What can I do but smile to say that I get it. No one is coming feels like the banner for the poor.
I stop at the plastic window to have my parking pass validated. There is a distressed young man, a dark-skinned foreigner with poor English accompanied by a parking garage guard. His car has been towed.
He didn’t understand the sign; explains that he doesn’t read English and now his car is gone and the powerless clerk behind the plastic window just repeats again and again; you parked in veterans parking. There is a sign. I can’t help you.
He gestures for me to hand him my pass. I am the lucky one. For this guy… no one is coming. As I walk away I hear the guard asking the hapless desk clerk what he should do. I wish I had the money to get this guy’s car back but I’m dealing with first world problems that leave me no resource but my prayers for the helpless.
I live in the light, where civilization seems to flourish but I know it’s an illusion.
The leader of our country wants to punish Syria for spraying poison gas on its innocents while Monsanto is allowed to poison our innocents and those we import our produce to.
We pick and choose who we will champion based on its bang in our bank and how it might affect our future. We mandate equality for all and demand societies whose constructs we do not understand to follow our moral code, while our people go hungry and illiterate and our financial leaders dictate our compass.
We are not protected. The leaders may think themselves immune but few can stand the allure of Tolkien’s ring. My precious will ensnare all who come in contact; that can touch the power, feel the power, be befuddled by the power. We are pawns on that board. Our future hangs in a precarious balance; all of us.

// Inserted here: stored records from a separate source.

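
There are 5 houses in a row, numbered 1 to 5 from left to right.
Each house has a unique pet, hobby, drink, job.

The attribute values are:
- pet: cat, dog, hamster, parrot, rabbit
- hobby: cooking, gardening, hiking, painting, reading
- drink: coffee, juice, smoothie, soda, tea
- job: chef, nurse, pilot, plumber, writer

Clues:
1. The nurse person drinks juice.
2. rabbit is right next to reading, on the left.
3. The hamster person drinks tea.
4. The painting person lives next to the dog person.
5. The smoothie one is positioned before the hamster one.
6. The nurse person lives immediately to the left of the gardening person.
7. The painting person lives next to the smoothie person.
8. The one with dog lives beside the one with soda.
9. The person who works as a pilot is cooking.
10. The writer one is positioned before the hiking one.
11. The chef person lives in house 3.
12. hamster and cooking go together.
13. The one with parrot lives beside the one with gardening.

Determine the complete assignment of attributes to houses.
Solution:

House | Pet | Hobby | Drink | Job
---------------------------------
  1   | parrot | painting | juice | nurse
  2   | dog | gardening | smoothie | writer
  3   | rabbit | hiking | soda | chef
  4   | cat | reading | coffee | plumber
  5   | hamster | cooking | tea | pilot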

Still, some of us have a better cushion than others; a bigger space between us and the grit. Some of us are lucky.
I am the lucky one. It’s up to me to pay that forward. I began today with a greater effort, extended myself purposefully into the discomfort where I can do some good as I’ve done before, but I confess to being so often relieved when my extended hand is not taken.
Today I did not take silence for an answer but kept pushing.